Cucumbers also provide small amounts of calcium, magnesium, potassium, and sodium (article).
Celery contains hefty amounts of folate and other B vitamins, which are critical for migraine prevention (full article).
Celery also contains the key minerals for hydration and migraine prevention (article).
It’s rich in B vitamins for migraine prevention, especially folate (article).
Kale provides manganese, which helps to produce antioxidants (article, #17).
Kale is rich in magnesium, calcium, potassium, and sodium (article).
Lemon has flavonoids such as diosmin, hesperidin, and eriocitrin that act as antioxidants and anti-inflammatories (AuthorityNutrition.com).

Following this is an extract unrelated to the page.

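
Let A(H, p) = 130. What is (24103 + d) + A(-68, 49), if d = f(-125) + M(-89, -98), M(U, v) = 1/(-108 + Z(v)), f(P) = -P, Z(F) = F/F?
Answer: 2606305/107 ≈ 24358.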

These flavonoids can reduce oxidative stress and inflammation, which are migraine triggers (full article).
Lemon contains significant amounts of vitamin C, which increases absorption of the small amounts of iron found in lemon and other foods (AuthorityNutrition.com). Iron helps avoid menstrual migraines, which are common in most female migraineurs (study).
Lemon contains lots of potassium and trace amounts of other minerals, which will help prevent migraines (article).
Lemon juice mixed with salt is a common migraine remedy. However, this famous concoction has no studies to back it up.
Lemon can be a migraine trigger for some individuals, although it’s well tolerated by most people.
Most fresh juices have minerals, antioxidants, and nutrients that help fight migraines and keep you hydrated.
Also, this juice is low in carbohydrates and utilizes the power of ginger, both of which will reduce the risk of migraines.
Drink this juice every morning to avoid the typical breakfast migraine triggers and start your day migraine-free.